Wie ein Täter Geschichten über seine Taten dreht
Oliver Masucci ("Er ist wieder da!", 2015) ist zwar einen Kopf größer als Fassbinder und um einiges älter als dieser damals war, aber die Maske hat ihm dessen Physiognomie verpasst und er selber sich dessen Gestik, Mimik und Manierismen angeeignet, die das Vorbild zur jederzeit wiedererkennbaren Marke machten.
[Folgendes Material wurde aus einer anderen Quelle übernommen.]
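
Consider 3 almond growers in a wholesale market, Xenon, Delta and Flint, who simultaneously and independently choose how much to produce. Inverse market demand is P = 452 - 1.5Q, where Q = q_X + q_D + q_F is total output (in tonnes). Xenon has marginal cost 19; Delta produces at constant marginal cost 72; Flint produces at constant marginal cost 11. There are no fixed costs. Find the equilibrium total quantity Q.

209

Xenon's profit: π_X = (452 - 1.5Q)q_X - (19q_X). Setting ∂π_X/∂q_X = 0: 433 - 3q_X - (3/2)(q_D + q_F) = 0.
Delta's first-order condition: 380 - 3q_D - (3/2)(q_X + q_F) = 0.
Flint's first-order condition: 441 - 3q_F - (3/2)(q_X + q_D) = 0.
Summing all 3 equations gives 1254 − 6Q = 0, hence Q = 209.
Back-substituting: q_X = (433 − 627/2)/(3/2) = 239/3, q_D = (380 − 627/2)/(3/2) = 133/3, q_F = (441 − 627/2)/(3/2) = 85.
Total output Q = 239/3 + 133/3 + 85 = 209.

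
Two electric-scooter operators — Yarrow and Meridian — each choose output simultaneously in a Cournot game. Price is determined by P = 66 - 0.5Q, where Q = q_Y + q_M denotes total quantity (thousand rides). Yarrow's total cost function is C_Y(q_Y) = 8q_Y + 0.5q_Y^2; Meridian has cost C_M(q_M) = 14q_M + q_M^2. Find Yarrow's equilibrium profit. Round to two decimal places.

662.50

Yarrow's profit: π_Y = (66 - 0.5Q)q_Y - (8q_Y + (1/2)q_Y²). Setting ∂π_Y/∂q_Y = 0: 58 - 2q_Y - (1/2)(q_M) = 0.
Meridian's profit: π_M = (66 - 0.5Q)q_M - (14q_M + q_M²). Setting ∂π_M/∂q_M = 0: 52 - 3q_M - (1/2)(q_Y) = 0.
So q_Y = (58 - (1/2)q_M)/2 and q_M = (52 - (1/2)q_Y)/3.
Substituting one into the other gives q_Y = 592/23 and q_M = 300/23.
Price P = 66 - (1/2)·(892/23) = 1072/23.
Yarrow's profit: (1072/23)·(592/23) - 8·(592/23) - (1/2)(592/23)² = 662.5028.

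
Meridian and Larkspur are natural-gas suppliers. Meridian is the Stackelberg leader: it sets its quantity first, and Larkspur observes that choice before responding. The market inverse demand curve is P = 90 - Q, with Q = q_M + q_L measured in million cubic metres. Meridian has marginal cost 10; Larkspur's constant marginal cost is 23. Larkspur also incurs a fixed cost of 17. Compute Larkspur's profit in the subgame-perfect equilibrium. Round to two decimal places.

88.06

Solve by backward induction. Given q_M, the follower Larkspur maximises π_L = (90 - q_M - q_L)q_L - 23q_L.
Setting the follower's marginal profit to zero, 67 - q_M - 2q_L = 0, i.e. q_L = (67 - q_M)/2.
The leader anticipates this reaction. Substituting into P = 90 - Q gives P = 113/2 - (1/2)q_M, so π_M = (113/2 - (1/2)q_M)q_M - 10q_M.
The leader's first-order condition 93/2 - q_M = 0 yields q_M = 93/2.
Then q_L = (67 - 93/2)/2 = 41/4.
Price P = 90 - 227/4 = 133/4.
Larkspur's profit: (133/4 - 23)·(41/4) - 17 = 1409/16.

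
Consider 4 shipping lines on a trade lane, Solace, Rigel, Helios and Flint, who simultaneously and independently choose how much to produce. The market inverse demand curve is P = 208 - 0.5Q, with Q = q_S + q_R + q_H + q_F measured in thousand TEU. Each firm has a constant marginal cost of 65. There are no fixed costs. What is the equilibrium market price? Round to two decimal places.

A representative firm's profit is π_i = q_i(208 - 0.5Q) - 65q_i.
First-order condition (treating rivals' output as given): 143 - q_i - (1/2)·Σ_{j≠i} q_j = 0.
By symmetry each firm produces the same amount; substituting Σ_{j≠i} q_j = 3q_i yields q_i = 143/(5/2) = 286/5.
Total output Q = 1144/5, so price P = 208 - (1/2)·(1144/5) = 468/5.

93.60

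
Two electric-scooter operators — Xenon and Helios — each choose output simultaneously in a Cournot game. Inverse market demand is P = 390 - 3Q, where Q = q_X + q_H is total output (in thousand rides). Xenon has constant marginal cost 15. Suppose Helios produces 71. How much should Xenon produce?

With the rival's output fixed at 71, Xenon's profit is π_X = (390 - 3·71 - 3q_X)q_X - (15q_X) = (177 - 3q_X)q_X - (15q_X).
∂π_X/∂q_X = 162 - 6q_X = 0, so q_X = 27.

27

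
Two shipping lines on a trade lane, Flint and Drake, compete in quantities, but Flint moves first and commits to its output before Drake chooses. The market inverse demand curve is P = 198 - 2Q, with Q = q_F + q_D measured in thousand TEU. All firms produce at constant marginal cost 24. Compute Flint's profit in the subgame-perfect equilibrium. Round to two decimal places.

1892.25

The follower Drake best-responds to any q_F: π_D = (198 - 2Q)q_D - 24q_D.
Follower FOC: 174 - 2q_F - 4q_D = 0, so q_D(q_F) = (174 - 2q_F)/4.
The leader anticipates this reaction. Substituting into P = 198 - 2Q gives P = 111 - q_F, so π_F = (111 - q_F)q_F - 24q_F.
The leader's first-order condition 87 - 2q_F = 0 yields q_F = 87/2.
Then q_D = (174 - 2·(87/2))/4 = 87/4.
Price P = 198 - 2·(261/4) = 135/2.
Flint's profit: (135/2 - 24)·(87/2) = 1892.2500.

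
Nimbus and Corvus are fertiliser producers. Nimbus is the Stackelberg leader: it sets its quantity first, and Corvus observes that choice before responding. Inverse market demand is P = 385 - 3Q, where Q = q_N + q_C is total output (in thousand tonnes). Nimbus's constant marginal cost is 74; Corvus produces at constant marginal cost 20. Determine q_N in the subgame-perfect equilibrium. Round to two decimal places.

42.83

The follower Corvus best-responds to any q_N: π_C = (385 - 3Q)q_C - 20q_C.
∂π_C/∂q_C = 365 - 3q_N - 6q_C = 0 gives the reaction function q_C = (365 - 3q_N)/6.
Nimbus substitutes q_C(q_N) into its own profit: π_N = q_N(385 - 3q_N - (365 - 3q_N)/2) - 74q_N = (405/2 - (3/2)q_N)q_N - 74q_N.
The leader's first-order condition 257/2 - 3q_N = 0 yields q_N = 257/6.
Then q_C = (365 - 3·(257/6))/6 = 473/12.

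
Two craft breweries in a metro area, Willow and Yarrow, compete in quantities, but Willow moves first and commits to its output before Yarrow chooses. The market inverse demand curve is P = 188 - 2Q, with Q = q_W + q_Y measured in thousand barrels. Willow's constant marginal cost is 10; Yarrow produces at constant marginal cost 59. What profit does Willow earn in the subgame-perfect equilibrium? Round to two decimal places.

Solve by backward induction. Given q_W, the follower Yarrow maximises π_Y = (188 - 2q_W - 2q_Y)q_Y - 59q_Y.
∂π_Y/∂q_Y = 129 - 2q_W - 4q_Y = 0 gives the reaction function q_Y = (129 - 2q_W)/4.
The leader anticipates this reaction. Substituting into P = 188 - 2Q gives P = 247/2 - q_W, so π_W = (247/2 - q_W)q_W - 10q_W.
Maximising: ∂π_W/∂q_W = 227/2 - 2q_W = 0, giving q_W = 227/4.
Then q_Y = (129 - 2·(227/4))/4 = 31/8.
Price P = 188 - 2·(485/8) = 267/4.
Willow's profit: (267/4 - 10)·(227/4) = 3220.5625.

3220.56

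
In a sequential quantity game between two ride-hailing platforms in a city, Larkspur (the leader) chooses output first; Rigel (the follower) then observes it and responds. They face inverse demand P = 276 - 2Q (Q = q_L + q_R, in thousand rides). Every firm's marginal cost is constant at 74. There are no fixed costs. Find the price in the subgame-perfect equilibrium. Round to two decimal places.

The follower Rigel best-responds to any q_L: π_R = (276 - 2Q)q_R - 74q_R.
Follower FOC: 202 - 2q_L - 4q_R = 0, so q_R(q_L) = (202 - 2q_L)/4.
The leader anticipates this reaction. Substituting into P = 276 - 2Q gives P = 175 - q_L, so π_L = (175 - q_L)q_L - 74q_L.
Maximising: ∂π_L/∂q_L = 101 - 2q_L = 0, giving q_L = 101/2.
Then q_R = (202 - 2·(101/2))/4 = 101/4.
Total output Q = 303/4, so price P = 276 - 2·(303/4) = 249/2.

124.50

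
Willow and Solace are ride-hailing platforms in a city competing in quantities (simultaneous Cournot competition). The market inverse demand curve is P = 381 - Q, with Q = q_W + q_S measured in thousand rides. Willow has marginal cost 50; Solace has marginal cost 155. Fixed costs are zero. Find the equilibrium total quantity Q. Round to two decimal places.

185.67

Willow's profit: π_W = (381 - Q)q_W - (50q_W). Setting ∂π_W/∂q_W = 0: 331 - 2q_W - (q_S) = 0.
Solace's first-order condition: 226 - 2q_S - (q_W) = 0.
So q_W = (331 - q_S)/2 and q_S = (226 - q_W)/2.
Substituting one into the other gives q_W = 436/3 and q_S = 121/3.
Total output Q = 436/3 + 121/3 = 557/3.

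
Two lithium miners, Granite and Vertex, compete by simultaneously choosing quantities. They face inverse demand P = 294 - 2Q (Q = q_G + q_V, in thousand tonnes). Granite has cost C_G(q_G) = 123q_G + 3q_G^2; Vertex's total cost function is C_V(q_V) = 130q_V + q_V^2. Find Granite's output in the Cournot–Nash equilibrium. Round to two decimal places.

12.46

Granite's profit: π_G = (294 - 2Q)q_G - (123q_G + 3q_G²). Setting ∂π_G/∂q_G = 0: 171 - 10q_G - 2(q_V) = 0.
Vertex's first-order condition: 164 - 6q_V - 2(q_G) = 0.
Best responses: q_G = (171 - 2q_V)/10, q_V = (164 - 2q_G)/6.
Substituting one into the other gives q_G = 349/28 and q_V = 649/28.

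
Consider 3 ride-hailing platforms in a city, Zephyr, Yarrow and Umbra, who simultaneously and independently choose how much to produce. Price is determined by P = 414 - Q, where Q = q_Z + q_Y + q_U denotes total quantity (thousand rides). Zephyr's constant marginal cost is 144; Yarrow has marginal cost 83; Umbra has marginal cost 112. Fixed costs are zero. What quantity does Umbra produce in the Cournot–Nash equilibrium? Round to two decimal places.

76.25

Zephyr's profit: π_Z = (414 - Q)q_Z - (144q_Z). Setting ∂π_Z/∂q_Z = 0: 270 - 2q_Z - (q_Y + q_U) = 0.
Yarrow's first-order condition: 331 - 2q_Y - (q_Z + q_U) = 0.
Umbra's profit: π_U = (414 - Q)q_U - (112q_U). Setting ∂π_U/∂q_U = 0: 302 - 2q_U - (q_Z + q_Y) = 0.
Adding the 3 first-order conditions: 903 − 4Q = 0, so Q = 903/4.
Back-substituting: q_Z = (270 − 903/4) = 177/4, q_Y = (331 − 903/4) = 421/4, q_U = (302 − 903/4) = 305/4.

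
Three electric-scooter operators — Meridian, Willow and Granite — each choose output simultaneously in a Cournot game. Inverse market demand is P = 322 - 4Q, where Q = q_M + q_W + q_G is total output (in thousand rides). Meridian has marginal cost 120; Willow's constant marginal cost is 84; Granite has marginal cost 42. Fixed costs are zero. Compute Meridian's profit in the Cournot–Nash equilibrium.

121

Meridian's profit: π_M = (322 - 4Q)q_M - (120q_M). Setting ∂π_M/∂q_M = 0: 202 - 8q_M - 4(q_W + q_G) = 0.
Willow's first-order condition: 238 - 8q_W - 4(q_M + q_G) = 0.
Granite's profit: π_G = (322 - 4Q)q_G - (42q_G). Setting ∂π_G/∂q_G = 0: 280 - 8q_G - 4(q_M + q_W) = 0.
Adding the 3 first-order conditions: 720 − 16Q = 0, so Q = 45.
Back-substituting: q_M = (202 − 180)/4 = 11/2, q_W = (238 − 180)/4 = 29/2, q_G = (280 − 180)/4 = 25.
Price P = 322 - 4·45 = 142.
Meridian's profit: (142 - 120)·(11/2) = 121.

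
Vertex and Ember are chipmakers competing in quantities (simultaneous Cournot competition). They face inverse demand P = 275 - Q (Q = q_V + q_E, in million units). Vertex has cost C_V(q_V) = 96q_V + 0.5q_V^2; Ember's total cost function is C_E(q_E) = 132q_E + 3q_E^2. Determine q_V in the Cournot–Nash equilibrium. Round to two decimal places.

56.04

Vertex's profit: π_V = (275 - Q)q_V - (96q_V + (1/2)q_V²). Setting ∂π_V/∂q_V = 0: 179 - 3q_V - (q_E) = 0.
Ember's profit: π_E = (275 - Q)q_E - (132q_E + 3q_E²). Setting ∂π_E/∂q_E = 0: 143 - 8q_E - (q_V) = 0.
Rearranging gives the reaction functions q_V = (179 - q_E)/3 and q_E = (143 - q_V)/8.
Solving the pair: q_V = 1289/23, q_E = 250/23.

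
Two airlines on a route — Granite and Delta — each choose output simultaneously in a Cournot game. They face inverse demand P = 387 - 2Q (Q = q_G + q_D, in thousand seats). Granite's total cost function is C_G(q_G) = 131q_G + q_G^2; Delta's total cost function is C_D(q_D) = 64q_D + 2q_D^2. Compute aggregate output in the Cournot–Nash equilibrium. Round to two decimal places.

Granite's profit: π_G = (387 - 2Q)q_G - (131q_G + q_G²). Setting ∂π_G/∂q_G = 0: 256 - 6q_G - 2(q_D) = 0.
Delta's first-order condition: 323 - 8q_D - 2(q_G) = 0.
Rearranging gives the reaction functions q_G = (256 - 2q_D)/6 and q_D = (323 - 2q_G)/8.
Substituting one into the other gives q_G = 701/22 and q_D = 713/22.
Total output Q = 701/22 + 713/22 = 707/11.

64.27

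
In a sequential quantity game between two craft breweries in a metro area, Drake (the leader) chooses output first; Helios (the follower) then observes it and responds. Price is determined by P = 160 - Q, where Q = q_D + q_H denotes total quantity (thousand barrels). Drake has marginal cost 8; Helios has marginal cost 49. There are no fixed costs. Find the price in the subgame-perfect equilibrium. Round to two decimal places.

56.25

Solve by backward induction. Given q_D, the follower Helios maximises π_H = (160 - q_D - q_H)q_H - 49q_H.
Follower FOC: 111 - q_D - 2q_H = 0, so q_H(q_D) = (111 - q_D)/2.
Drake substitutes q_H(q_D) into its own profit: π_D = q_D(160 - q_D - (111 - q_D)/2) - 8q_D = (209/2 - (1/2)q_D)q_D - 8q_D.
The leader's first-order condition 193/2 - q_D = 0 yields q_D = 193/2.
Then q_H = (111 - 193/2)/2 = 29/4.
Total output Q = 415/4, so price P = 160 - 415/4 = 225/4.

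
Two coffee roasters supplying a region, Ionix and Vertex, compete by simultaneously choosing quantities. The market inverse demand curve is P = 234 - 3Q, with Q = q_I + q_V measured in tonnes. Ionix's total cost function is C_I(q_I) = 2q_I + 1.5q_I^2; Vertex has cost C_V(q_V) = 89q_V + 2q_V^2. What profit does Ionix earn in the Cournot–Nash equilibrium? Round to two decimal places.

Ionix's profit: π_I = (234 - 3Q)q_I - (2q_I + (3/2)q_I²). Setting ∂π_I/∂q_I = 0: 232 - 9q_I - 3(q_V) = 0.
Vertex's profit: π_V = (234 - 3Q)q_V - (89q_V + 2q_V²). Setting ∂π_V/∂q_V = 0: 145 - 10q_V - 3(q_I) = 0.
Rearranging gives the reaction functions q_I = (232 - 3q_V)/9 and q_V = (145 - 3q_I)/10.
Substituting one into the other gives q_I = 1885/81 and q_V = 203/27.
Price P = 234 - 3·30.7901 = 141.6296.
Ionix's profit: 141.6296·(1885/81) - 2·(1885/81) - (3/2)(1885/81)² = 2437.0542.

2437.05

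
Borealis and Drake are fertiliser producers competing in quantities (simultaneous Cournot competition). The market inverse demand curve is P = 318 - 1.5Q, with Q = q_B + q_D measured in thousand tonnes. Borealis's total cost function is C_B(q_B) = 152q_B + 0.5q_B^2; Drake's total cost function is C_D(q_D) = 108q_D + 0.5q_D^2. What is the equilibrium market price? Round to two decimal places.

Borealis's profit: π_B = (318 - 1.5Q)q_B - (152q_B + (1/2)q_B²). Setting ∂π_B/∂q_B = 0: 166 - 4q_B - (3/2)(q_D) = 0.
Drake's profit: π_D = (318 - 1.5Q)q_D - (108q_D + (1/2)q_D²). Setting ∂π_D/∂q_D = 0: 210 - 4q_D - (3/2)(q_B) = 0.
Best responses: q_B = (166 - (3/2)q_D)/4, q_D = (210 - (3/2)q_B)/4.
Solving the pair: q_B = 1396/55, q_D = 42.9818.
Total output Q = 752/11, so price P = 318 - (3/2)·(752/11) = 215.4545.

215.45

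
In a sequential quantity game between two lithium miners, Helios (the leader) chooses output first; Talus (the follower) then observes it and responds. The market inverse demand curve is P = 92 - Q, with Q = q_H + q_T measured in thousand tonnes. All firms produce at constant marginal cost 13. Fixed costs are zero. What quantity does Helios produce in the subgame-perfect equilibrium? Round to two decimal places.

39.50

The follower Talus best-responds to any q_H: π_T = (92 - Q)q_T - 13q_T.
∂π_T/∂q_T = 79 - q_H - 2q_T = 0 gives the reaction function q_T = (79 - q_H)/2.
Helios substitutes q_T(q_H) into its own profit: π_H = q_H(92 - q_H - (79 - q_H)/2) - 13q_H = (105/2 - (1/2)q_H)q_H - 13q_H.
Maximising: ∂π_H/∂q_H = 79/2 - q_H = 0, giving q_H = 79/2.
Then q_T = (79 - 79/2)/2 = 79/4.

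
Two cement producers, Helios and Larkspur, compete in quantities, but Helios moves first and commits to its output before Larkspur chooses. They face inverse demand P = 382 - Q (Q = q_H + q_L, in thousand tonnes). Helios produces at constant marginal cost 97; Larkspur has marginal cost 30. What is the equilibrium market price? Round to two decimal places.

Solve by backward induction. Given q_H, the follower Larkspur maximises π_L = (382 - q_H - q_L)q_L - 30q_L.
Follower FOC: 352 - q_H - 2q_L = 0, so q_L(q_H) = (352 - q_H)/2.
Helios substitutes q_L(q_H) into its own profit: π_H = q_H(382 - q_H - (352 - q_H)/2) - 97q_H = (206 - (1/2)q_H)q_H - 97q_H.
Maximising: ∂π_H/∂q_H = 109 - q_H = 0, giving q_H = 109.
Then q_L = (352 - 109)/2 = 243/2.
Total output Q = 461/2, so price P = 382 - 461/2 = 303/2.

151.50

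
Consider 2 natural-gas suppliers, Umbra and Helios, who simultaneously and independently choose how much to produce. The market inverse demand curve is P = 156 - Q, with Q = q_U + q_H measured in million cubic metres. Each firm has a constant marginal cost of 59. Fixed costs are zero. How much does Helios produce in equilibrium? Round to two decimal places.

Each firm earns π_i = (156 - Q)q_i - 59q_i.
First-order condition (treating rivals' output as given): 97 - 2q_i - q_j = 0.
By symmetry each firm produces the same amount; substituting q_j = q_i yields q_i = 97/3.

32.33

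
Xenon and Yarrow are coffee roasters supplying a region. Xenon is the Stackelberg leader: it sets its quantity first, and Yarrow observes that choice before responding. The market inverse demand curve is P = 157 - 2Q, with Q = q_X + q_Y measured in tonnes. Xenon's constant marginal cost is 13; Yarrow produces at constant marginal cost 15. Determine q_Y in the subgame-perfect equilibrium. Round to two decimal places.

17.25

The follower Yarrow best-responds to any q_X: π_Y = (157 - 2Q)q_Y - 15q_Y.
Follower FOC: 142 - 2q_X - 4q_Y = 0, so q_Y(q_X) = (142 - 2q_X)/4.
The leader anticipates this reaction. Substituting into P = 157 - 2Q gives P = 86 - q_X, so π_X = (86 - q_X)q_X - 13q_X.
The leader's first-order condition 73 - 2q_X = 0 yields q_X = 73/2.
Then q_Y = (142 - 2·(73/2))/4 = 69/4.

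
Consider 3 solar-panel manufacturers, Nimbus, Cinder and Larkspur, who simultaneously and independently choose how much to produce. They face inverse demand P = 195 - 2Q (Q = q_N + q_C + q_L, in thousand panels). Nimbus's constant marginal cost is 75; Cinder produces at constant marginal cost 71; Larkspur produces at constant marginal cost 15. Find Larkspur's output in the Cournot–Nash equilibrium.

Nimbus's profit: π_N = (195 - 2Q)q_N - (75q_N). Setting ∂π_N/∂q_N = 0: 120 - 4q_N - 2(q_C + q_L) = 0.
Cinder's first-order condition: 124 - 4q_C - 2(q_N + q_L) = 0.
Larkspur's first-order condition: 180 - 4q_L - 2(q_N + q_C) = 0.
Adding the 3 conditions: 424 − 4Q − 4Q = 0, i.e. Q = 53.
Back-substituting: q_N = (120 − 106)/2 = 7, q_C = (124 − 106)/2 = 9, q_L = (180 − 106)/2 = 37.

37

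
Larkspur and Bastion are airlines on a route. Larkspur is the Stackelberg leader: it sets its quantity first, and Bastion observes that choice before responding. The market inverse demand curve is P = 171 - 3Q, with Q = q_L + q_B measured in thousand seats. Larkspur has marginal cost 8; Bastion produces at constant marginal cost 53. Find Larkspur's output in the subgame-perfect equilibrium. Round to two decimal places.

Solve by backward induction. Given q_L, the follower Bastion maximises π_B = (171 - 3q_L - 3q_B)q_B - 53q_B.
Setting the follower's marginal profit to zero, 118 - 3q_L - 6q_B = 0, i.e. q_B = (118 - 3q_L)/6.
Larkspur substitutes q_B(q_L) into its own profit: π_L = q_L(171 - 3q_L - (118 - 3q_L)/2) - 8q_L = (112 - (3/2)q_L)q_L - 8q_L.
Leader FOC: 104 - 3q_L = 0, so q_L = 104/3.
Then q_B = (118 - 3·(104/3))/6 = 7/3.

34.67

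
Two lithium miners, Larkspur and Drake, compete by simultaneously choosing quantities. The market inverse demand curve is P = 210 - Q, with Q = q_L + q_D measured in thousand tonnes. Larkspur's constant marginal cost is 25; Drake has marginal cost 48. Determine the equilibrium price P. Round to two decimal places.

Larkspur's profit: π_L = (210 - Q)q_L - (25q_L). Setting ∂π_L/∂q_L = 0: 185 - 2q_L - (q_D) = 0.
Drake's profit: π_D = (210 - Q)q_D - (48q_D). Setting ∂π_D/∂q_D = 0: 162 - 2q_D - (q_L) = 0.
Rearranging gives the reaction functions q_L = (185 - q_D)/2 and q_D = (162 - q_L)/2.
Solving the pair: q_L = 208/3, q_D = 139/3.
Total output Q = 347/3, so price P = 210 - 347/3 = 283/3.

94.33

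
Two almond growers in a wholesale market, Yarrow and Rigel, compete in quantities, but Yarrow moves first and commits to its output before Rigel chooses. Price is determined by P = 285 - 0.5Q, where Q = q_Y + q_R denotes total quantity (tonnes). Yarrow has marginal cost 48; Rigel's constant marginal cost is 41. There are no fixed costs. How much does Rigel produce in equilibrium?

129

The follower Rigel best-responds to any q_Y: π_R = (285 - 0.5Q)q_R - 41q_R.
Follower FOC: 244 - (1/2)q_Y - q_R = 0, so q_R(q_Y) = (244 - (1/2)q_Y).
Yarrow substitutes q_R(q_Y) into its own profit: π_Y = q_Y(285 - (1/2)q_Y - (244 - (1/2)q_Y)/2) - 48q_Y = (163 - (1/4)q_Y)q_Y - 48q_Y.
Leader FOC: 115 - (1/2)q_Y = 0, so q_Y = 230.
Then q_R = (244 - (1/2)·230) = 129.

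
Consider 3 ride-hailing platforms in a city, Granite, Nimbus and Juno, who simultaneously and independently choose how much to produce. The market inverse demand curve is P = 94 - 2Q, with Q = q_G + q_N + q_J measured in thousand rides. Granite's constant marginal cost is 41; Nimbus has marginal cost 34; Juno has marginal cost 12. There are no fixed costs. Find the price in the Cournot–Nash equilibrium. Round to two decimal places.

45.25

Granite's profit: π_G = (94 - 2Q)q_G - (41q_G). Setting ∂π_G/∂q_G = 0: 53 - 4q_G - 2(q_N + q_J) = 0.
Nimbus's first-order condition: 60 - 4q_N - 2(q_G + q_J) = 0.
Juno's profit: π_J = (94 - 2Q)q_J - (12q_J). Setting ∂π_J/∂q_J = 0: 82 - 4q_J - 2(q_G + q_N) = 0.
Adding the 3 conditions: 195 − 4Q − 4Q = 0, i.e. Q = 195/8.
Back-substituting: q_G = (53 − 195/4)/2 = 17/8, q_N = (60 − 195/4)/2 = 45/8, q_J = (82 − 195/4)/2 = 133/8.
Total output Q = 195/8, so price P = 94 - 2·(195/8) = 181/4.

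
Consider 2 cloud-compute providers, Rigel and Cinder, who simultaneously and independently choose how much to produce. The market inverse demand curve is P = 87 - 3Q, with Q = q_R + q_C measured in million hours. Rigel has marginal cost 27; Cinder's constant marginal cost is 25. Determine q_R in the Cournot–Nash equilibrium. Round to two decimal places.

6.44

Rigel's profit: π_R = (87 - 3Q)q_R - (27q_R). Setting ∂π_R/∂q_R = 0: 60 - 6q_R - 3(q_C) = 0.
Cinder's profit: π_C = (87 - 3Q)q_C - (25q_C). Setting ∂π_C/∂q_C = 0: 62 - 6q_C - 3(q_R) = 0.
Best responses: q_R = (60 - 3q_C)/6, q_C = (62 - 3q_R)/6.
Solving the pair: q_R = 58/9, q_C = 64/9.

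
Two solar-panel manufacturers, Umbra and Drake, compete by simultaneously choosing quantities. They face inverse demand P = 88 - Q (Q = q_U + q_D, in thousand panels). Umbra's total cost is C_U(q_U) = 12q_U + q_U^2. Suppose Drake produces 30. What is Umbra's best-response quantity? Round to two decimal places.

With the rival's output fixed at 30, Umbra's profit is π_U = (88 - 30 - q_U)q_U - (12q_U + q_U²) = (58 - q_U)q_U - (12q_U + q_U²).
∂π_U/∂q_U = 46 - 4q_U = 0, so q_U = 23/2.

11.50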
Dieser schleppend-bedrohliche Sprachduktus zum Beispiel, die zelebrierte Ruhe, die immer eine vor dem Sturm war, der plötzliche Ausbruch in herrisches Gebrüll, das verächtliche Lächeln oder die sadistische Freude an Demütigungen. "Wenn du Fleisch isst, schlaf' ich heute Nacht mit dir!", verspricht er vor versammelter Crew einem Schauspieler, Ex-Lover und Vegetarier, und weidet sich dann an dessen verzweifeltem Versuch. Und als Hanna Schygulla (Frida-Lovisa Hamann) ihn bei den Dreharbeiten zu seinem Kinoerstling "Liebe ist kälter als der Tod" fragt: "Warum schlägst du mich?", antwortet er herablassend: "Weil's dir offenbar zu gut geht."